Flexibles Unterrichten in multifunktionalen Klassenräumen: Modellprojekt erprobt innovative Ansätze für inklusive Klassenräume
Schülerinnen und Schüler mit Förderbedarf besser integrieren: Wie muss ein Klassenraum an einer Grundschule gestaltet sein, um verschiedenen Unterrichtskontexten, Fächern und Arbeitsphasen gerecht zu werden und gleichzeitig personalisiertes Lernen zu ermöglichen? Das untersucht das Modellprojekt »Lehr-Lern-Raum Inklusion Transfer (LLR Transfer)«.
Seit 2019 existiert am Zentrum für Lehrerbildung, Schul- und Berufsbildungsforschung (ZLSB) der Technischen Universität Dresden das Modellprojekt »Lehr-Lern-Raum Inklusion«. In Zusammenarbeit mit Lehrkräften wurden aktuelle Befunde und Konzepte der Bildungsforschung umgesetzt, um einen multifunktionalen Klassenraum mit modernen didaktischen Materialien zu entwickeln. Entstanden ist ein Raum, der alternative Tischkonstellationen ermöglicht, Rückzugsorte bietet, assistive Technik vielseitig einsetzt und inklusive Materialien zum Testen bereitstellt. Zum Einsatz kommen beispielsweise: multiple Präsentationsflächen für eine bessere Sicht von überall, eine Soundsäule und ein Klassensatz kabelloser Kopfhörer, LED-Tischlampen als alternative Meldesysteme und »Gefühlsmonsterkarten«, die den Kindern das Sprechen über ihre Emotionen erleichtern sollen.
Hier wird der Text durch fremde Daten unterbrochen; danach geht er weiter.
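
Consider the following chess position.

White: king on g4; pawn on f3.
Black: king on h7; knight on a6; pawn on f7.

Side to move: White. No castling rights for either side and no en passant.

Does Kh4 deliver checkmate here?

no

After Kh4: black king on h7; in check: no.
Black is not in check, so this cannot be checkmate.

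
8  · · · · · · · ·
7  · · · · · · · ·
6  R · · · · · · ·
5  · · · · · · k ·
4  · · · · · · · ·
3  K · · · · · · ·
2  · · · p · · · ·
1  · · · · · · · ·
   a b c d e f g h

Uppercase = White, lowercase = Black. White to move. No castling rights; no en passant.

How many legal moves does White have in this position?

16

White to move; king on a3.
In check: no.
Legal moves: Ra8, Ra7, Rh6, Rg6+, Rf6, Re6, Rd6, Rc6, Rb6, Ra5+, Ra4, Kb4, Ka4, Kb3, Kb2, Ka2.
Count: 16.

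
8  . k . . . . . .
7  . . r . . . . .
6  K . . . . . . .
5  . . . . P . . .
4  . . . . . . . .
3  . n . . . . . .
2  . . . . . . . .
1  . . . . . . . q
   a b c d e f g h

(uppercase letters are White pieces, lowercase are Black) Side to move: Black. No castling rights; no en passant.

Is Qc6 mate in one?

yes

After Qc6: white king on a6; in check: yes, from the black queen on c6.
King squares — a5: attacked by Nb3; b5: attacked by Qc6; b6: attacked by Qc6; a7: attacked by Rc7; b7: attacked by Qc6.
White has no legal moves → checkmate.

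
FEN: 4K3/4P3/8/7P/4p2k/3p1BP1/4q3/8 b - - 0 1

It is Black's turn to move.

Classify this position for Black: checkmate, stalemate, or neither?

neither

Black to move; black king on h4.
In check: yes, from the white pawn on g3.
King squares — g3: available; h3: available; g4: attacked by Bf3; g5: available; h5: attacked by Bf3.
Legal moves for Black: Kg5, Kh3, Kxg3.
Black is in check but has 3 legal moves → neither.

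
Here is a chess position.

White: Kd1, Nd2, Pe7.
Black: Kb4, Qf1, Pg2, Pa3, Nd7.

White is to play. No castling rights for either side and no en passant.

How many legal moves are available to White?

White to move; king on d1.
In check: yes, from the black queen on f1.
Legal moves: Kc2, Nxf1.
Count: 2.

2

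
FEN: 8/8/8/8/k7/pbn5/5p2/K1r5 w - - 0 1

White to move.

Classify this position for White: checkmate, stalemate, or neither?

checkmate

White to move; white king on a1.
In check: yes, from the black rook on c1.
King squares — b1: attacked by Rc1; a2: attacked by Bb3; b2: attacked by Pa3.
Legal moves for White: none.
In check with no legal moves → checkmate.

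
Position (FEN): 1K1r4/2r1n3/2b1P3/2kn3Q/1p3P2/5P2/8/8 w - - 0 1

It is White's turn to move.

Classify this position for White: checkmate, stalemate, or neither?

checkmate

White to move; white king on b8.
In check: yes, from the black rook on d8.
King squares — a7: attacked by Rc7; b7: attacked by Bc6; c7: attacked by Nd5; a8: attacked by Bc6; c8: attacked by Rc7.
Legal moves for White: none.
In check with no legal moves → checkmate.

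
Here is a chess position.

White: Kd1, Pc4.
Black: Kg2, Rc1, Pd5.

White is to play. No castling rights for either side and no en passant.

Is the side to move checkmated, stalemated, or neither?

neither

White to move; white king on d1.
In check: yes, from the black rook on c1.
Legal moves for White: Ke2, Kd2, Kxc1.
White is in check but has 3 legal moves → neither.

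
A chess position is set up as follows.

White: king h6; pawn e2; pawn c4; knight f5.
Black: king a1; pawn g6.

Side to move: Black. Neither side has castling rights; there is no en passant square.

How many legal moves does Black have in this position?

5

Black to move; king on a1.
In check: no.
Legal moves: Kb2, Ka2, Kb1, gxf5, g5.
Count: 5.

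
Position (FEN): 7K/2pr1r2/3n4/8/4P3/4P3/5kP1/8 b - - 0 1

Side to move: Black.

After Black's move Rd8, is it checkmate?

After Rd8: white king on h8; in check: yes, from the black rook on d8.
King squares — g7: attacked by Rf7; h7: attacked by Rf7; g8: attacked by Rd8.
White has no legal moves → checkmate.

yes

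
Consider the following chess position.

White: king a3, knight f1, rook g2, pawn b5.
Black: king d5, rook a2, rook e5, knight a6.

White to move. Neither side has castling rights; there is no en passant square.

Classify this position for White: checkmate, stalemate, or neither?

White to move; white king on a3.
In check: yes, from the black rook on a2.
Legal moves for White: Kb3, Kxa2, Rxa2.
White is in check but has 3 legal moves → neither.

neither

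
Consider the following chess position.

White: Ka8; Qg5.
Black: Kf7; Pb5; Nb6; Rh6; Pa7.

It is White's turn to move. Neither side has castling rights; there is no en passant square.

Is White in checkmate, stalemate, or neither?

White to move; white king on a8.
In check: yes, from the black knight on b6.
King squares — a7: available; b7: available; b8: available.
Legal moves for White: Kb8, Kb7, Kxa7.
White is in check but has 3 legal moves → neither.

neither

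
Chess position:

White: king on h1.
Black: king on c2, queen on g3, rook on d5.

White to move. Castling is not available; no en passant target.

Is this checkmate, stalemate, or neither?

White to move; white king on h1.
In check: no.
King squares — g1: attacked by Qg3; g2: attacked by Qg3; h2: attacked by Qg3.
Legal moves for White: none.
Not in check and no legal moves → stalemate.

stalemate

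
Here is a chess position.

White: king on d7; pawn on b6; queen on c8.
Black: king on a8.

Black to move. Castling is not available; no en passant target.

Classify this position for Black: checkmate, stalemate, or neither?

checkmate

Black to move; black king on a8.
In check: yes, from the white queen on c8.
King squares — a7: attacked by Pb6; b7: attacked by Qc8; b8: attacked by Qc8.
Legal moves for Black: none.
In check with no legal moves → checkmate.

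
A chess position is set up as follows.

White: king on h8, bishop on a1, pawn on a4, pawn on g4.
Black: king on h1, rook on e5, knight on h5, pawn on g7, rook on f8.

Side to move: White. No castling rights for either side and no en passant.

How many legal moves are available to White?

1

White to move; king on h8.
In check: yes, from the black rook on f8.
Legal moves: Kh7.
Count: 1.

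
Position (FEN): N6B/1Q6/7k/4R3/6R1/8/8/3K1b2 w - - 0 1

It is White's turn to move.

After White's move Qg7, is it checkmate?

After Qg7: black king on h6; in check: yes, from the white queen on g7.
King squares — g5: attacked by Rg4; h5: attacked by Re5; g6: attacked by Rg4; g7: attacked by Rg4; h7: attacked by Qg7.
Black has no legal moves → checkmate.

yes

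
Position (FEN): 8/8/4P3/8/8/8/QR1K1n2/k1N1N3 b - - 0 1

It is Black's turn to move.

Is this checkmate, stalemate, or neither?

checkmate

Black to move; black king on a1.
In check: yes, from the white queen on a2.
King squares — b1: attacked by Qa2; a2: attacked by Nc1; b2: attacked by Qa2.
Legal moves for Black: none.
In check with no legal moves → checkmate.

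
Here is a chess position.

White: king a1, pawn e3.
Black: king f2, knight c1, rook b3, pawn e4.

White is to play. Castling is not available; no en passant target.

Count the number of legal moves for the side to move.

White to move; king on a1.
In check: no.
Legal moves: none.
Count: 0.

0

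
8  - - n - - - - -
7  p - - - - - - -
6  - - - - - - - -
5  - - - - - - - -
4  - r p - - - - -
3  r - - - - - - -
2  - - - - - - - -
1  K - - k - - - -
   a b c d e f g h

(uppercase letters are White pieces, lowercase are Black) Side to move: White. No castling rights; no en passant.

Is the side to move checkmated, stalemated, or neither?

checkmate

White to move; white king on a1.
In check: yes, from the black rook on a3.
King squares — b1: attacked by Rb4; a2: attacked by Ra3; b2: attacked by Rb4.
Legal moves for White: none.
In check with no legal moves → checkmate.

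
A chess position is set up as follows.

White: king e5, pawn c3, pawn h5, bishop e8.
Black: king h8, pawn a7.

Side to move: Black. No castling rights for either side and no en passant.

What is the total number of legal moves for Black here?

5

Black to move; king on h8.
In check: no.
Legal moves: Kg8, Kh7, Kg7, a6, a5.
Count: 5.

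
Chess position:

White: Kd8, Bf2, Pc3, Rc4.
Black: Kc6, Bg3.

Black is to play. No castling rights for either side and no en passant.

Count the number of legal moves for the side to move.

4

Black to move; king on c6.
In check: yes, from the white rook on c4.
Legal moves: Kb7, Kd6, Kd5, Kb5.
Count: 4.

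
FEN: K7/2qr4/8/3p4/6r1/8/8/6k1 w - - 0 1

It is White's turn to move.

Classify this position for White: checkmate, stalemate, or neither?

stalemate

White to move; white king on a8.
In check: no.
King squares — a7: attacked by Qc7; b7: attacked by Qc7; b8: attacked by Qc7.
Legal moves for White: none.
Not in check and no legal moves → stalemate.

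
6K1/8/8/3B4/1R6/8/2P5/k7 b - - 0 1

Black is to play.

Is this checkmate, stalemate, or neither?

stalemate

Black to move; black king on a1.
In check: no.
King squares — b1: attacked by Rb4; a2: attacked by Bd5; b2: attacked by Rb4.
Legal moves for Black: none.
Not in check and no legal moves → stalemate.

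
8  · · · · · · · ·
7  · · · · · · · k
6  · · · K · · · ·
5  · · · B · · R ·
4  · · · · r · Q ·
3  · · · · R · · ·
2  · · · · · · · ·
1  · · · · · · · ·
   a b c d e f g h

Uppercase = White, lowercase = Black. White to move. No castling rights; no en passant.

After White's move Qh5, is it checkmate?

yes

After Qh5: black king on h7; in check: yes, from the white queen on h5.
King squares — g6: attacked by Rg5; h6: attacked by Qh5; g7: attacked by Rg5; g8: attacked by Bd5; h8: attacked by Qh5.
Black has no legal moves → checkmate.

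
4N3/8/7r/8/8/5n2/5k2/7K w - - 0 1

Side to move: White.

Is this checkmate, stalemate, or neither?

checkmate

White to move; white king on h1.
In check: yes, from the black rook on h6.
King squares — g1: attacked by Kf2; g2: attacked by Kf2; h2: attacked by Nf3.
Legal moves for White: none.
In check with no legal moves → checkmate.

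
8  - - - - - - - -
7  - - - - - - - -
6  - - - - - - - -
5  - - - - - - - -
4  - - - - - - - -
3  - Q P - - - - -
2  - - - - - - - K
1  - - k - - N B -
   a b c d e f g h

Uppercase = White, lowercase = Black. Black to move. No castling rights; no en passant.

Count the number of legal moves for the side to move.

Black to move; king on c1.
In check: no.
Legal moves: none.
Count: 0.

0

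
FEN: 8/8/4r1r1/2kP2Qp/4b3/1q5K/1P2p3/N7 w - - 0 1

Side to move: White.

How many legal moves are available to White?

5

White to move; king on h3.
In check: yes, from the black queen on b3.
Legal moves: Kh4, Kh2, Qg3, Qe3+, Nxb3+.
Count: 5.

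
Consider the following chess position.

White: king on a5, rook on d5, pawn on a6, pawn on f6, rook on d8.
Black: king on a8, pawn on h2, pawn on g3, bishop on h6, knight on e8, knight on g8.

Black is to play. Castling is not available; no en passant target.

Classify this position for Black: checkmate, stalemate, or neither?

Black to move; black king on a8.
In check: yes, from the white rook on d8.
King squares — a7: available; b7: attacked by Pa6; b8: attacked by Rd8.
Legal moves for Black: Ka7.
Black is in check but has 1 legal move → neither.

neither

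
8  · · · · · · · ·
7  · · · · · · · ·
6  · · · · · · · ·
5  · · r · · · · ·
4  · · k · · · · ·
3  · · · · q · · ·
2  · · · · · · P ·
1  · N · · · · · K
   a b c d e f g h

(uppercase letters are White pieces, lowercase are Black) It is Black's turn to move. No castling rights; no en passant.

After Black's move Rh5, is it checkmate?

After Rh5: white king on h1; in check: yes, from the black rook on h5.
King squares — g1: attacked by Qe3; g2: own pawn; h2: attacked by Rh5.
White has no legal moves → checkmate.

yes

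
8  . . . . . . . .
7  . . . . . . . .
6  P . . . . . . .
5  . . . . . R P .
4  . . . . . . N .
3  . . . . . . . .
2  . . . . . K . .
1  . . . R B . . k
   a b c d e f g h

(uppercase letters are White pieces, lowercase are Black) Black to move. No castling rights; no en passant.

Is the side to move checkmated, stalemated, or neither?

stalemate

Black to move; black king on h1.
In check: no.
King squares — g1: attacked by Kf2; g2: attacked by Kf2; h2: attacked by Ng4.
Legal moves for Black: none.
Not in check and no legal moves → stalemate.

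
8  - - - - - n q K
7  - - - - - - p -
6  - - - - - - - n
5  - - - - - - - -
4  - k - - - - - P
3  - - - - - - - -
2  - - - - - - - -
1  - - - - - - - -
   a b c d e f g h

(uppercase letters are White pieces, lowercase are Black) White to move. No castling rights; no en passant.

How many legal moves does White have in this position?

White to move; king on h8.
In check: yes, from the black queen on g8.
Legal moves: none.
Count: 0.

0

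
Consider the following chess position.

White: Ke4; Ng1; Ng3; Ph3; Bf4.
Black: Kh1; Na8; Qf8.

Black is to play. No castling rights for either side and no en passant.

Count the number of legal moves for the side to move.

Black to move; king on h1.
In check: yes, from the white knight on g3.
Legal moves: Kh2, Kg2, Kxg1.
Count: 3.

3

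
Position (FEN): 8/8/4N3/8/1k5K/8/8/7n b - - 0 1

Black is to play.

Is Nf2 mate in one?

no

After Nf2: white king on h4; in check: no.
White is not in check, so this cannot be checkmate.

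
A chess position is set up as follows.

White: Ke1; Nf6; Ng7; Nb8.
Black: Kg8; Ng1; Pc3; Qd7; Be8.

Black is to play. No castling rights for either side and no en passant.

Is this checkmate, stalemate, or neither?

Black to move; black king on g8.
In check: yes, from the white knight on f6.
King squares — f7: available; g7: available; h7: attacked by Nf6; f8: available; h8: available.
Legal moves for Black: Kh8, Kf8, Kxg7, Kf7.
Black is in check but has 4 legal moves → neither.

neither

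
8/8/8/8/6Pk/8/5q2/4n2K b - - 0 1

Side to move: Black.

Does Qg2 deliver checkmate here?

After Qg2: white king on h1; in check: yes, from the black queen on g2.
King squares — g1: attacked by Qg2; g2: attacked by Ne1; h2: attacked by Qg2.
White has no legal moves → checkmate.

yes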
Lehramtsstudierende und Lehrkräfte gehen in Seminaren und Weiterbildungsveranstaltungen im »Lehr-Lern-Raum Inklusion« der Frage nach, wie mithilfe der alternativen Konzeption des Klassenraumes das Unterrichtssetting besser an individuelle Bedürfnisse angepasst und so das gemeinsame Unterrichten von Lernenden mit und ohne sonderpädagogischen Förderbedarf bestmöglich gestaltet werden kann.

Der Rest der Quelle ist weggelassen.